The commission is investigating the circumstances that led to the setting up of the Reimbursable Fund in 2010 with the chief as a principal actor where15% of the total of GH¢130 million approved by the government was supposed to be deducted by the Lands Valuation Division and paid into the fund.

Evidence before the commission indicated that the agenda of the Volta Basin claimants was to influence public officials to “facilitate and procure” (in their own words) payment of compensation monies after the government had paid the first two tranches in 2009 and early 2010.

Cabinet, in July 2008, had approved a consolidated amount of compensation totalling GH¢138 million for various stools/families in Pai, Apaaso, Makango, Ahmandi and Kete Krachi Traditional Areas. An estimated 57 groups were said to have benefited from the amount.

Documents before the commission showed that GH¢1,237,721 was the 15% paid to the Association of VR Flooded Lands Compensation Claimants chaired by Krachiwura Nana Mprah Besemuna III.

Records at the commission revealed that GH¢71 million has been paid so far to the various claimants and the disbursement of the remaining GH¢67 million has been put on hold to enable the government deal with discrepancies in the payments.

Some of the witnesses who appeared before the commission have been tendering in evidence site plans that did not have dates but had purportedly been used to claim the money from the Lands Commission.

Some of the documents also bore the names of individual claimants; but the witnesses have claimed they were making the claims on behalf of families or clans.

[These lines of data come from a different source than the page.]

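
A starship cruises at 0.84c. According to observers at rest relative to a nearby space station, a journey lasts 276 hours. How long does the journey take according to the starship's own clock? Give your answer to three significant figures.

β² = 0.7056, so γ = 1/√0.2944 = 1.843.
The moving clock records proper time: Δτ = Δt/γ = 276/1.843 = 150 hours.

150 hours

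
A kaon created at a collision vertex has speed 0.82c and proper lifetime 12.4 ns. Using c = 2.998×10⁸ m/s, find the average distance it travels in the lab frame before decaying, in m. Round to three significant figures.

5.33 m

γ = 1/√(1 − β²) = 1/√(1 − 0.6724) = 1/√0.3276 = 1/0.572364 = 1.7471.
Lab-frame lifetime: Δt = γτ = 1.7471 × 12.4 ns = 21.664 ns.
Distance: d = vΔt = 0.82 × 2.998×10⁸ m/s × 2.1664×10^-8 s = 5.33 m.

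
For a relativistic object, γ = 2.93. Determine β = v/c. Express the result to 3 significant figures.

β = √(1 − 1/γ²) = √(1 − 1/8.5849) = √0.883516 = 0.940.

0.940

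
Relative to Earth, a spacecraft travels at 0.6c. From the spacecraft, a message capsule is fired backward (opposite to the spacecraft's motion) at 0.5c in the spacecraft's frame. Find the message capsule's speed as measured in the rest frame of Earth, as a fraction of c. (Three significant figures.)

0.143c

Relativistic velocity addition: u = (u' + v)/(1 + u'v/c²), with u' = −0.5c and v = 0.6c.
Numerator: −0.5 + 0.6 = 0.1. Denominator: 1 + (−0.5)(0.6) = 0.7.
u = 0.1/0.7 = 0.14286, so the speed is 0.143c.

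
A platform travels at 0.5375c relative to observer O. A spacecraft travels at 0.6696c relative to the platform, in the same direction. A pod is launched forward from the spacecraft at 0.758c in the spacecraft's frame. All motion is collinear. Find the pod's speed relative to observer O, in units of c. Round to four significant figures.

0.9837c

Compose velocities in two stages. Stage 1 (into S'): u₁ = (0.758+0.6696)/(1+0.758×0.6696) = 0.94696.
Stage 2 (into S): u = (0.94696+0.5375)/(1+0.94696×0.5375) = 0.98374, so the speed is 0.9837c.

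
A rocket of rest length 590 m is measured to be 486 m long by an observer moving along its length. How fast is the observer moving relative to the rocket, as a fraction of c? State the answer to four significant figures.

Length contraction gives γ = L₀/L = 590/486 = 1.214.
β = √(1 − 1/γ²) = √0.32148 = 0.5670.

0.5670c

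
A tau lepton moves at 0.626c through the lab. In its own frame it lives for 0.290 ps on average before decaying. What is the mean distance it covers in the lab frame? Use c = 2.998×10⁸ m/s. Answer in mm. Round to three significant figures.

0.0698 mm

β² = 0.391876, so γ = 1/√0.608124 = 1.2823.
Lab-frame lifetime: Δt = γτ = 1.2823 × 0.290 ps = 0.37187 ps.
Distance: d = vΔt = 0.626 × 2.998×10⁸ m/s × 3.7187×10^-13 s = 6.98×10^-5 m = 0.0698 mm.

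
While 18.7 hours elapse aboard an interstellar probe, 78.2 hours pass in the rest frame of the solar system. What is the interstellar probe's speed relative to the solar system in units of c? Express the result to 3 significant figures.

γ = Δt/Δτ = 78.2/18.7 = 4.1818.
β = √(1 − 1/γ²) = √(1 − 0.0571839) = √0.9428161 = 0.971.

0.971c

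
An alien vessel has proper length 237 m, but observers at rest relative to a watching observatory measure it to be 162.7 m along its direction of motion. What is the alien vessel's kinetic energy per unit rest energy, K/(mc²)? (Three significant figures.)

Length contraction gives γ = L₀/L = 237/162.7 = 1.45667.
Since K = (γ−1)mc², K/(mc²) = 1.45667 − 1 = 0.457.

0.457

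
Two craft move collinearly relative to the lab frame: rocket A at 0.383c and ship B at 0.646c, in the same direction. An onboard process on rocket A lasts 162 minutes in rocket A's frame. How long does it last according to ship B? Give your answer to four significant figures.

172.9 minutes

Speed of rocket A in ship B's frame: u = (v_A − v_B)/(1 − v_A v_B/c²) = (0.383 − 0.646)/(1 − 0.383×0.646) = −0.263/0.752582 = −0.34946; |u| = 0.34946c.
γ for this relative speed: γ = 1/√(1 − 0.122122) = 1.0673.
The clock on rocket A records proper time, so ship B measures Δt = γΔτ = 1.0673 × 162 = 172.9 minutes.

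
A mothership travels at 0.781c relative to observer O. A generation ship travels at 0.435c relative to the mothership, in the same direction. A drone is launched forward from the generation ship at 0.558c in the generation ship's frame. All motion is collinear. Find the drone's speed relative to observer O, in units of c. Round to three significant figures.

Compose velocities in two stages. Stage 1 (into S'): u₁ = (0.558+0.435)/(1+0.558×0.435) = 0.79905.
Stage 2 (into S): u = (0.79905+0.781)/(1+0.79905×0.781) = 0.9729, so the speed is 0.973c.

0.973c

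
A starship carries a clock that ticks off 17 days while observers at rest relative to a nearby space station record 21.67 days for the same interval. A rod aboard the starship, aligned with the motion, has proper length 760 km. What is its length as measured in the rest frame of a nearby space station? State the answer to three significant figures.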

Justice Apau has variously expressed shock at how the Lands Commission could have proceeded to order the release of the various amounts of money to the claimants based on the documents the witnesses are tendering before the commission.

Furthermore, he did not understand why communities that were resettled by the government in the 1960s, given communal lands and paid compensation for crops destroyed by the Volta River floods could turn around to claim compensation almost 50 years down the line.

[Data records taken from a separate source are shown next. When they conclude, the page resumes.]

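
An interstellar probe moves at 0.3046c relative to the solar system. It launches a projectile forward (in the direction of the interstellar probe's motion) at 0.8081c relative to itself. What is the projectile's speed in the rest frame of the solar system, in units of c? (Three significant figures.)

0.893c

In units of c, u = (u' + v)/(1 + u'v) with u' = 0.8081 and v = 0.3046.
Numerator: 0.8081 + 0.3046 = 1.1127. Denominator: 1 + (0.8081)(0.3046) = 1.24614726.
u = 1.1127/1.24614726 = 0.89291, so the speed is 0.893c.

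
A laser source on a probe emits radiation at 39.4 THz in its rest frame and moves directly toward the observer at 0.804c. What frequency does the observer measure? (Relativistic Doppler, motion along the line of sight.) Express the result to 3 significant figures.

Relativistic Doppler (source moving toward): f_obs = f_src · √((1+β)/(1−β)).
With β = 0.804: factor = √(1.804/0.196) = 3.0338.
f_obs = 39.4 × 3.0338 = 120 THz.

120 THz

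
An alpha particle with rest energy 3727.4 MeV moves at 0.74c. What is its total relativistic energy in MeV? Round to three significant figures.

γ = 1/√(1 − β²) = 1/√(1 − 0.5476) = 1/√0.4524 = 1/0.672607 = 1.4868.
Total energy: E = γmc² = 1.4868 × 3727.4 MeV = 5540 MeV.

5540 MeV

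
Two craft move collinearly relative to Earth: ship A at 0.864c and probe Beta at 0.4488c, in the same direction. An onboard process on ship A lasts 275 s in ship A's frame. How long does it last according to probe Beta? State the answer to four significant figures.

374.2 s

Transform ship A's velocity into probe Beta's frame: (0.864 − 0.4488)/(1 − 0.864·0.4488) = 0.4152/0.6122368, so the relative speed is 0.67817c.
At |u| = 0.67817c, γ = (1 − 0.459915)^(−1/2) = 1.3607.
The clock on ship A records proper time, so probe Beta measures Δt = γΔτ = 1.3607 × 275 = 374.2 s.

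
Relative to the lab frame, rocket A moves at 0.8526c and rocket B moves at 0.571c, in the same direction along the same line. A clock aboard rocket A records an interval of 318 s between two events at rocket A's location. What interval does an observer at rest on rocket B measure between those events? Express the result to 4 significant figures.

The velocity of rocket A relative to rocket B is (0.8526 − 0.571)c / (1 − 0.8526×0.571) = 0.54875c; relative speed 0.54875c.
At |u| = 0.54875c, γ = (1 − 0.301127)^(−1/2) = 1.1962.
Rocket A's interval is proper; time dilation gives Δt_B = γΔτ = 1.1962 × 318 s = 380.4 s.

380.4 s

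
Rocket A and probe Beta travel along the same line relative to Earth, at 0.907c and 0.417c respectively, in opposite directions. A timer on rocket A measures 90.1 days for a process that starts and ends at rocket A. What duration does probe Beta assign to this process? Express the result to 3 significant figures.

Transform rocket A's velocity into probe Beta's frame: (0.907 + 0.417)/(1 + 0.907·0.417) = 1.324/1.378219, so the relative speed is 0.96066c.
At |u| = 0.96066c, γ = (1 − 0.922868)^(−1/2) = 3.6007.
The clock on rocket A records proper time, so probe Beta measures Δt = γΔτ = 3.6007 × 90.1 = 324 days.

324 days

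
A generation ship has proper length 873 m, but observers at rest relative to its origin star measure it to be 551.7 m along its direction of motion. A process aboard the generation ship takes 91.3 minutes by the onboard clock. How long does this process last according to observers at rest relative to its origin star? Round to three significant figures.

144 minutes

Length contraction gives γ = L₀/L = 873/551.7 = 1.58238.
Δt = γΔτ = 1.58238 × 91.3 = 144 minutes.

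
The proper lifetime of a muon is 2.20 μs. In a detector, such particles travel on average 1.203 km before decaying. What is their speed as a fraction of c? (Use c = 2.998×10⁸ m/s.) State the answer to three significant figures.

0.877c

Lab distance = (lab lifetime)·v = γτ·βc, so βγ = d/(cτ) = 1203/(2.998×10⁸ × 2.200×10^-6) = 1.8239.
With βγ = 1.8239: γ² = 1 + (βγ)² = 4.32661, and β = (βγ)/γ = 1.8239/2.08005 = 0.877.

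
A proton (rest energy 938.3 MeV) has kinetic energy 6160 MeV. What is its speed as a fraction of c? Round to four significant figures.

γ = 1 + K/(mc²) = 1 + 6160/938.3 = 7.5651.
β = √(1 − 1/γ²) = √(1 − 0.0174731) = √0.9825269 = 0.9912.

0.9912c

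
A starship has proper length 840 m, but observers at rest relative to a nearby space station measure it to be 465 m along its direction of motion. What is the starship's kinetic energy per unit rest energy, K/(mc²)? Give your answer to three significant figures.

0.806

γ = L₀/L = 840/465 = 1.80645.
K/(mc²) = γ − 1 = 1.80645 − 1 = 0.806.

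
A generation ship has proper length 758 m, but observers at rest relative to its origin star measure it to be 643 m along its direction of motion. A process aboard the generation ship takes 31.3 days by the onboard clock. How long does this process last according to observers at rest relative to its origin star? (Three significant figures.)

γ = L₀/L = 758/643 = 1.17885.
The same γ dilates the second interval: 1.17885 × 31.3 days = 36.9 days.

36.9 days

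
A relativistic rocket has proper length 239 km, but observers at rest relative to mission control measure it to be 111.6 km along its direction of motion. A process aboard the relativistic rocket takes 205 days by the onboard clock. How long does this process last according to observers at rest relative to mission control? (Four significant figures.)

Length contraction gives γ = L₀/L = 239/111.6 = 2.14158.
Δt = γΔτ = 2.14158 × 205 = 439.0 days.

439.0 days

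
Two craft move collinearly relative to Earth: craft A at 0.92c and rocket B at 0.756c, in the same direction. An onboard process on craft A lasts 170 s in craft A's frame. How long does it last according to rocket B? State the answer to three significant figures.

Transform craft A's velocity into rocket B's frame: (0.92 − 0.756)/(1 − 0.92·0.756) = 0.164/0.30448, so the relative speed is 0.53862c.
At |u| = 0.53862c, γ = (1 − 0.290112)^(−1/2) = 1.1869.
The clock on craft A records proper time, so rocket B measures Δt = γΔτ = 1.1869 × 170 = 202 s.

202 s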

All the witnesses have been telling the commission that Nana Asetena Mensah (deceased), a leader of the Kantakofure family in Krachi, was the one who had commissioned Kwadwo Ababio & Co, a consultant and surveyors, to survey the submerged area out of which the individual plotting were done.

The commission has made it clear that Nana Asetena Mensah never came forward to make any claims. Rather, he delegated the Krachiwura, who he said had no stake in the lands, to lead the chase for the compensation.

When the Volta Basin claimants formed the group they reportedly agreed that although 10% valuation fee based on the total compensation was to be paid to the Surveyor, 60% of the first tranche compensation payment was rather paid to the Surveyor as consultation fee.

Yesterday, the commission was expected to enquire from the Krachiwura the status of the funds as well as seek explanation on how the funds were disbursed.